Re: [PATCH v2] perf lock contention: Account contending locks too

From: Arnaldo Carvalho de Melo
Date: Thu Feb 29 2024 - 12:23:42 EST


On Wed, Feb 28, 2024 at 01:19:12PM -0800, Namhyung Kim wrote:
> On Wed, Feb 28, 2024 at 12:16 PM Arnaldo Carvalho de Melo <acme@xxxxxxxxxx> wrote:
> > On Wed, Feb 28, 2024 at 12:01:55PM -0800, Namhyung Kim wrote:
> > > On Wed, Feb 28, 2024 at 4:22 AM Arnaldo Carvalho de Melo <acme@xxxxxxxxxx> wrote:
> > > > On Tue, Feb 27, 2024 at 09:33:35PM -0800, Namhyung Kim wrote:
> > > > > Currently it accounts the contention using delta between timestamps in
> > > > > lock:contention_begin and lock:contention_end tracepoints. But it means
> > > > > the lock should see the both events during the monitoring period.

> > > > > Actually there are 4 cases that happen with the monitoring:

> > > > > monitoring period
> > > > > / \
> > > > > | |
> > > > > 1: B------+-----------------------+--------E
> > > > > 2: B----+-------------E |
> > > > > 3: | B-----------+----E
> > > > > 4: | B-------------E |
> > > > > | |
> > > > > t0 t1

> > > > > where B and E mean contention BEGIN and END, respectively. So it only
> > > > > accounts the case 4 for now. It seems there's no way to handle the case
> > > > > 1. The case 2 might be handled if it saved the timestamp (t0), but it
> > > > > lacks the information from the B notably the flags which shows the lock
> > > > > types. Also it could be a nested lock which it currently ignores. So
> > > > > I think we should ignore the case 2.

> > > > Perhaps have a separate output listing locks that were found to be with
> > > > at least tE - t0 time, with perhaps a backtrace at that END time?

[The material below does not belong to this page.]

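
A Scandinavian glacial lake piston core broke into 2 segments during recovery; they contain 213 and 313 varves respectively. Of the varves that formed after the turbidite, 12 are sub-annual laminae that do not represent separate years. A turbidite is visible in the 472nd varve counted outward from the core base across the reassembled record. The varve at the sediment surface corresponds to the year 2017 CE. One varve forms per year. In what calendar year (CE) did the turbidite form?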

> > > Do you mean long contentions in case 3? I'm not sure what do
> > > you mean by tE, but they started after t0 so cannot be greater

> > case 2

> > monitoring period
> > / \
> > | |
> > 2: B----+-------------E |
> > | | |
> > t0 tE t1
> >
> > We get a notification for event E, right? We don´t have one for B,
> > because it happened before we were monitoring.
>
> Ah, ok. But there should be too many events in case 2 and
> I don't think users want to see them all. And they don't have

So maybe a summary, something like:

N locks that were locked before this session started have been
released, no further info besides this histogram of in-session
durations:

0-N units of time: ++
N+1-M units of time: ++++
...

> flags. But maybe we can update the flag when it sees exactly
> the same callstack later.

The callstack, if going all the way to userspace may have the workload
targeted in the command line ( some pid, tid, CPU, etc) and thus would
point for things the user probably is interested than some other lock
that may affect it but indirectly.

- Arnaldo